Со своей стороны, многие сибирские хозяйственные органы более чем сдержанно относились к сдаче предприятий в арендное пользование. В первых договорах, как правило, устанавливались краткие сроки эксплуатации — не свыше одного-двух лет, а долевое отчисление достигало 60 % производственной программы арендованных заведений [ГАНО, ф. р-1180, оп. 1, д. 104, л. 1]. Такие условия аренды отпугивали солидных владельцев капиталов. На II съезде Сибирского экономического совещания отмечалось, что «арендаторы закрывают предприятия, так как не могут выдержать обложения» [Отчет II съезда ..., с. 6]. Например, пимокатной артели «Победа» был отдан пимокатный завод в Барнауле на невыгодных для нее арендных условиях. Артель закрылась под давлением непосильной арендной платы, хотя до этого действовала успешно, объединяя до 40 городских кустарей. Под влиянием тяжести арендных обложений ликвидировалась трудовая артель Усть-Чарышской пристани, арендовавшая чугунно-литей-ный завод [ГАНО, ф. р-1052, оп. 1, д. 210, л. 126].

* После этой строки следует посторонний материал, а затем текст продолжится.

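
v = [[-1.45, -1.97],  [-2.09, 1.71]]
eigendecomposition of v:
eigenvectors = [[-0.89, 0.43], [-0.45, -0.90]]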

В других случаях местные совнархозы иногда допускали бесхозяйственность при сдаче предприятий в аренду: не имели описей оборудования арендных предприятий; сдавали предприятия в аренду без торгов первому попавшемуся претенденту; тексты договоров составлялись неграмотно, с расплывчатыми, допускающими различное толкование формулировками; слабо был отлажен контроль за выполнением условий договоров. Это подталкивало арендаторов к хищнической эксплуатации арендованных заведений, растаскиванию неучтенных государством материальных ценностей [Демчик, 1998, с. 65]. Нередко хозяйственные организации самовольно, в административном порядке расторгали арендные договоры, без рассмотрения дела в суде, как это требовалось законом.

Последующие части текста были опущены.